Let’s Give Ourselves A Black Eye!

25.02.04 – By Chris Acosta: Whenever the words “boxing” and “blackeye” are used in close proximity, you can bet that a “punch” is nowhere in the same sentence. It has become the standard line used by the mainstream media to describe yet another incident in which boxing has slit its wrists via the boxer himself, promoter or bad judging. Unlike other sports such as basketball and football, scandalous behavior in boxing usually takes a much longer route to finding forgiveness.

Whether it’s because people still identify boxing with organized crime or plain just can’t understand a sport where athletes aren’t given signing bonuses right out of high school or paid ridiculous amounts of money to sit on the bench, we sit and listen and find our arguments to defend, futile. Through all this banter about where problems lie and getting a Federal Commision involved, I think that the problem may in fact, be internal. It doesn’t take much thought to realize that when the power of influencing mass opinion is involved, the media, namely print media such as your local newspaper columnist, has no equal. I am not talking about your associated Press article which are just facts that come down the wire. I am speaking about people like Michael Katz and Ron Borges who write for both the N.Y Times and Boston Globe, respectively.

Katz, a tonnage of cynical humanity has represented our sport -lucky us- by giving the casual sports fan every reason not to watch boxing. I am not suggesting that we proclaim this as some kind of “golden era” to create a beneficial illusion, but by making statements such as “nobody out there can fight,” which Katz made a few years ago in K.O. Magazine, he is as much a detriment as Melvina Lathan. The man is a talented writer but my God, can he find anything uplifting to say while sitting at the comfort of his desk with quart of Haagen Daas in hand? If you don’t think this is a black eye, think about Joe Sportspage sitting there reading one of Katz’ insipid rants and then telling one of his buddies and so on and so on and so what. The word spreads and before you know it, an HBO After Dark segment gets worse ratings than a saturday night re-run of some Pauly Shore movie. Hey Katz, how about trying to find the light in boxing (there really is some if you take your head out of your…fridge)and then write about it? If things are that dismal and you can’t bring yourself to do that, go cover another sport.

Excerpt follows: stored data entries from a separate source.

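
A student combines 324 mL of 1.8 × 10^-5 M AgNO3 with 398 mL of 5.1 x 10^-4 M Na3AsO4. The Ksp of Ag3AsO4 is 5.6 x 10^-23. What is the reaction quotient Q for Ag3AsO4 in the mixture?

Q = 1.5 x 10^-19

Total volume = 324 + 398 = 722 mL.
[Ag^+] = 1.8 × 10^-5 × (324/722) = 8.08 × 10^-6 M
[AsO4^3-] = 5.1 × 10^-4 × (398/722) = 2.81 x 10^-4 M
Ag3AsO4(s) ⇌ 3 Ag^+ + AsO4^3-, so Q = [Ag^+]^3[AsO4^3-]
Q = (8.08 × 10^-6)^3(2.81 × 10^-4) = 1.5 × 10^-19
Q > Ksp, so Ag3AsO4 will precipitate.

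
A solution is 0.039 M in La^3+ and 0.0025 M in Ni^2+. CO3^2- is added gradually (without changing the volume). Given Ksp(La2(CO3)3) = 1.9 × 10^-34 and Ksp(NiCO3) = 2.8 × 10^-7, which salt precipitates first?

La2(CO3)3

Precipitation of each salt starts when its ion product equals its Ksp.
For La2(CO3)3: 1.9 × 10^-34 = (0.039)^2 × [CO3^2-]^3  ⇒  [CO3^2-] = 5.0 × 10^-11 M.
For NiCO3: 2.8 × 10^-7 = 0.0025 × [CO3^2-]  ⇒  [CO3^2-] = 1.1 x 10^-4 M.
The salt with the lower threshold [CO3^2-] precipitates first: La2(CO3)3.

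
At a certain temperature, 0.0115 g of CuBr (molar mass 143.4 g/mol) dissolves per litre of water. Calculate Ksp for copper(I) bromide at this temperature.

Molar solubility s = (1.15 x 10^-2 g/L) / (143.4 g/mol) = 8.020 x 10^-5 M.
CuBr(s) ⇌ Cu^+ + Br^-
For each mole of CuBr that dissolves: [Cu^+] = s, [Br^-] = s.
Ksp = [Cu^+][Br^-]
Ksp = (s)(s) = s^2
With s = 8.020 × 10^-5: Ksp = 6.43 × 10^-9

6.43 × 10^-9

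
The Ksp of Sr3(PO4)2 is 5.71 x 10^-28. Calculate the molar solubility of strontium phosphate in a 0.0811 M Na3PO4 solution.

Sr3(PO4)2(s) ⇌ 3 Sr^2+(aq) + 2 PO4^3-(aq)
Ksp = [Sr^2+]^3[PO4^3-]^2
Let s = moles of Sr3(PO4)2 that dissolve per litre. [Sr^2+] = 3s, [PO4^3-] = 0.0811 + 2s ≈ 0.0811 (since PO4^3- from Na3PO4 dominates).
Ksp ≈ (3s)^3 × (0.0811)^2
s = 1.48 x 10^-9 M
Check: 2s = 3.0 × 10^-9 ≪ 0.0811, so the approximation is valid.

s ≈ 1.48 × 10^-9 M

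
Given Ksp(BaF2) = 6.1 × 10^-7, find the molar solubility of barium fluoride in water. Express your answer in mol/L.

BaF2(s) <=> Ba^2+(aq) + 2 F^-(aq)
Ksp = [Ba^2+][F^-]^2
If s mol/L of BaF2 dissolves, [Ba^2+] = s and [F^-] = 2s.
So Ksp = s × (2s)^2 = 4s^3
s = (6.1 × 10^-7 / 4)^(1/3) = 5.3 × 10^-3 M

s ≈ 5.3 x 10^-3 M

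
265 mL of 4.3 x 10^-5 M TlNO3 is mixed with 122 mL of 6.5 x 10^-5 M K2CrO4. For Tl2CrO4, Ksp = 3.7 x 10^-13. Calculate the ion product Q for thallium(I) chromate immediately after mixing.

1.8 x 10^-14

Total volume = 265 + 122 = 387 mL.
[Tl^+] = 4.3 × 10^-5 × (265/387) = 2.94 x 10^-5 M
[CrO4^2-] = 6.5 x 10^-5 × (122/387) = 2.05 × 10^-5 M
Tl2CrO4(s) ⇌ 2 Tl^+ + CrO4^2-, so Q = [Tl^+]^2[CrO4^2-]
Q = (2.94 × 10^-5)^2(2.05 x 10^-5) = 1.8 x 10^-14
Q < Ksp, so no precipitate of Tl2CrO4 forms.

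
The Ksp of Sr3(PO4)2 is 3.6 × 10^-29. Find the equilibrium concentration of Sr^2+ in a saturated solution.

Sr3(PO4)2(s) <=> 3 Sr^2+ + 2 PO4^3-
Ksp = [Sr^2+]^3[PO4^3-]^2
If s mol/L of Sr3(PO4)2 dissolves, [Sr^2+] = 3s and [PO4^3-] = 2s.
So Ksp = (3s)^3 × (2s)^2 = 108s^5
Solving, s = (3.6 × 10^-29/108)^(1/5) = 8.03 x 10^-7 M
[Sr^2+] = 3s = 2.4 x 10^-6 M

[Sr^2+] = 2.4 × 10^-6 M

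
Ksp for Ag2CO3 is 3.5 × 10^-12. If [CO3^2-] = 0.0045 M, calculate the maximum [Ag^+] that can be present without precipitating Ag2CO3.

2.8e-5 M

Ag2CO3(s) ⇌ 2 Ag^+(aq) + CO3^2-(aq)
Ksp = [Ag^+]^2[CO3^2-]
Precipitation begins when Q = Ksp. With [CO3^2-] = 0.0045 M:
3.5 × 10^-12 = (0.0045) × [Ag^+]^2
[Ag^+] = (3.5 × 10^-12 / 4.5 × 10^-3)^(1/2) = 2.8 x 10^-5 M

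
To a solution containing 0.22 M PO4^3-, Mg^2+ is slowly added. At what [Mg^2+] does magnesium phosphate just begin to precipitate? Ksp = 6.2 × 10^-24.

Mg3(PO4)2(s) ⇌ 3 Mg^2+(aq) + 2 PO4^3-(aq)
Ksp = [Mg^2+]^3[PO4^3-]^2
Precipitation begins when Q = Ksp. With [PO4^3-] = 0.22 M:
6.2 × 10^-24 = (0.22)^2 × [Mg^2+]^3
[Mg^2+] = (6.2 × 10^-24 / 4.84 × 10^-2)^(1/3) = 5.0 × 10^-8 M

5.0 × 10^-8 M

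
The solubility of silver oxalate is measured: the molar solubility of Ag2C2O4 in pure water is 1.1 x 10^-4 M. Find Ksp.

5.3 × 10^-12

Ag2C2O4(s) <=> 2 Ag^+ + C2O4^2-
If s mol/L of Ag2C2O4 dissolves, [Ag^+] = 2s and [C2O4^2-] = s.
Ksp = [Ag^+]^2[C2O4^2-]
So Ksp = (2s)^2 × s = 4s^3
Ksp = 4 × (1.1 x 10^-4)^3 = 5.3 x 10^-12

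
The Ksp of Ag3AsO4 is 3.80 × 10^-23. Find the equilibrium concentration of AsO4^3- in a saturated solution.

Ag3AsO4(s) ⇌ 3 Ag^+ + AsO4^3-
Ksp = [Ag^+]^3[AsO4^3-]
Let s = molar solubility. Then [Ag^+] = 3s and [AsO4^3-] = s.
Substituting: Ksp = (3s)^3s = 27s^4
s = (3.80 × 10^-23 / 27)^(1/4) = 1.089 x 10^-6 M
[AsO4^3-] = s = 1.09 × 10^-6 M

[AsO4^3-] = 1.09 × 10^-6 M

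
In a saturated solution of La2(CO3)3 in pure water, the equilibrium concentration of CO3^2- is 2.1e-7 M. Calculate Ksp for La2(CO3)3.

La2(CO3)3(s) <=> 2 La^3+ + 3 CO3^2-
Stoichiometry gives [La^3+] = (2/3)[CO3^2-] = 1.40 × 10^-7 M.
Ksp = [La^3+]^2[CO3^2-]^3
Ksp = (1.40 × 10^-7)^2 × (2.1 x 10^-7)^3 = 1.8 × 10^-34

Ksp ≈ 1.8e-34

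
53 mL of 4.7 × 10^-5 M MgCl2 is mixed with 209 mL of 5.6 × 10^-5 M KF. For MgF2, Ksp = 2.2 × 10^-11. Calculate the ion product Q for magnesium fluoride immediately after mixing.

Total volume = 53 + 209 = 262 mL.
[Mg^2+] = 4.7 x 10^-5 × (53/262) = 9.51 × 10^-6 M
[F^-] = 5.6 × 10^-5 × (209/262) = 4.47 × 10^-5 M
MgF2(s) <=> Mg^2+ + 2 F^-, so Q = [Mg^2+][F^-]^2
Q = (9.51 × 10^-6)(4.47 × 10^-5)^2 = 1.9 × 10^-14
Q < Ksp, so no precipitate of MgF2 forms.

Q ≈ 1.9 x 10^-14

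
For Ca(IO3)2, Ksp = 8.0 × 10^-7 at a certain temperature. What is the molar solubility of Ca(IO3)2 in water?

s = 5.8 × 10^-3 M

Ca(IO3)2(s) ⇌ Ca^2+ + 2 IO3^-
Ksp = [Ca^2+][IO3^-]^2
Let s = molar solubility. Then [Ca^2+] = s and [IO3^-] = 2s.
Ksp = s(2s)^2 = 4s^3
s = (8.0 × 10^-7 / 4)^(1/3) = 5.8 x 10^-3 M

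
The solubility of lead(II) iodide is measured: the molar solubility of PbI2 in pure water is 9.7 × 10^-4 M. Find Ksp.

3.7 × 10^-9

PbI2(s) ⇌ Pb^2+ + 2 I^-
If s mol/L of PbI2 dissolves, [Pb^2+] = s and [I^-] = 2s.
Ksp = [Pb^2+][I^-]^2
Substituting: Ksp = s(2s)^2 = 4s^3
Ksp = 4 × (9.7 × 10^-4)^3 = 3.7 × 10^-9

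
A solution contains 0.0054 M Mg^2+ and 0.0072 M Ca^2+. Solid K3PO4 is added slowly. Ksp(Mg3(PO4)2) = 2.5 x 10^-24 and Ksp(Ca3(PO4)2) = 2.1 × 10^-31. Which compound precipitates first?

Ca3(PO4)2

Each salt begins to precipitate when Q = Ksp, i.e. when [PO4^3-] reaches its threshold.
For Mg3(PO4)2: 2.5 x 10^-24 = (0.0054)^3 × [PO4^3-]^2  ⇒  [PO4^3-] = 4.0 x 10^-9 M.
For Ca3(PO4)2: 2.1 × 10^-31 = (0.0072)^3 × [PO4^3-]^2  ⇒  [PO4^3-] = 7.5 × 10^-13 M.
The salt with the lower threshold [PO4^3-] precipitates first: Ca3(PO4)2.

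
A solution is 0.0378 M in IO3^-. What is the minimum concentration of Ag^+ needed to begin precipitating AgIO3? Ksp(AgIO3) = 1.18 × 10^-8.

AgIO3(s) ⇌ Ag^+ + IO3^-
Ksp = [Ag^+][IO3^-]
Precipitation begins when Q = Ksp. With [IO3^-] = 0.0378 M:
1.18 × 10^-8 = (0.0378) × [Ag^+]
[Ag^+] = (1.18 × 10^-8 / 3.78 × 10^-2) = 3.12 × 10^-7 M

[Ag^+] = 3.12 × 10^-7 M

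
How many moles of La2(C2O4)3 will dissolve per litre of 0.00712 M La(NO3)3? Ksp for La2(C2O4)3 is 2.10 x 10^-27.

La2(C2O4)3(s) ⇌ 2 La^3+(aq) + 3 C2O4^2-(aq)
Ksp = [La^3+]^2[C2O4^2-]^3
Let s = moles of La2(C2O4)3 that dissolve per litre. [La^3+] = 0.00712 + 2s ≈ 0.00712, [C2O4^2-] = 3s (Ksp is small, so little additional dissolves).
Ksp ≈ (0.00712)^2 × (3s)^3
s = 1.15 × 10^-8 M
Check: 2s = 2.3 x 10^-8 ≪ 0.00712, so the approximation is valid.

1.15 × 10^-8 M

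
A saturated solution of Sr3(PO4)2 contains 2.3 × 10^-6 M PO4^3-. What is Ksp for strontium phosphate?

Sr3(PO4)2(s) ⇌ 3 Sr^2+(aq) + 2 PO4^3-(aq)
Stoichiometry gives [Sr^2+] = (3/2)[PO4^3-] = 3.45 x 10^-6 M.
Ksp = [Sr^2+]^3[PO4^3-]^2
Ksp = (3.45 × 10^-6)^3 × (2.3 × 10^-6)^2 = 2.2 × 10^-28

2.2 × 10^-28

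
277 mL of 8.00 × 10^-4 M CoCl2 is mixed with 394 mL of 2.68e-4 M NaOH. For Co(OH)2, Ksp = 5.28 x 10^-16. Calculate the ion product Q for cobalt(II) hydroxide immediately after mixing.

8.18 x 10^-12

Total volume = 277 + 394 = 671 mL.
[Co^2+] = 8.00 × 10^-4 × (277/671) = 3.303 × 10^-4 M
[OH^-] = 2.68 x 10^-4 × (394/671) = 1.574 × 10^-4 M
Co(OH)2(s) ⇌ Co^2+ + 2 OH^-, so Q = [Co^2+][OH^-]^2
Q = (3.303 x 10^-4)(1.574 × 10^-4)^2 = 8.18 x 10^-12
Q > Ksp, so Co(OH)2 will precipitate.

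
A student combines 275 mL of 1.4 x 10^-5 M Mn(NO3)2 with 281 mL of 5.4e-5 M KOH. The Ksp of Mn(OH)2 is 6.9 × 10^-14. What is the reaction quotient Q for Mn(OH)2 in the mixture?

5.2 x 10^-15

Total volume = 275 + 281 = 556 mL.
[Mn^2+] = 1.4 × 10^-5 × (275/556) = 6.92 × 10^-6 M
[OH^-] = 5.4 x 10^-5 × (281/556) = 2.73 × 10^-5 M
Mn(OH)2(s) <=> Mn^2+(aq) + 2 OH^-(aq), so Q = [Mn^2+][OH^-]^2
Q = (6.92 × 10^-6)(2.73 × 10^-5)^2 = 5.2 × 10^-15
Q < Ksp, so no precipitate of Mn(OH)2 forms.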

Borges is the same way. Yea, he writes for HBO’s website aside from his day job, but I have yet to read anything of his that has to do with the actual strategies within a fight. His columns are usually inundated with observations of just how terrible the sport is – and this while writing for the most powerful boxing network in the world! Does HBO actually pay him to help “promote” their fights? If that’s the case, why not turn up the volume on Lederman’s mike so we can continue to hear his voice well into our sleep? You guys are killing us!

With this kind of “help” it’s amazing that the sport has survived. Maybe this means that enough of us are knowledgable enough to gather our own opinions, which would be great but I am not too sure about that one. Losing Max Kellerman on ESPN hurt because despite what we may have thought about him, he connected to the audience in a way that so many other boxing analysts could only dream. Mainly, he put the actual bouts first and things like the lack of depth at any weight, politics and the state of the game twenty years ago, second. Like it should be. So I say, start putting your support into those who show boxing’s best side rather than putting it out there in bad lighting.

I was listening to a local radio station here a few days ago and the Dj’s were talking about Lennox Lewis’ retirement and how there was no one out there in the heavyweight division. It was pretty obvious that the two fellows weren’t up on boxing but then one of them remarked, “They don’t even write about boxing in the newspaper.”

Oh they do, just not the right people.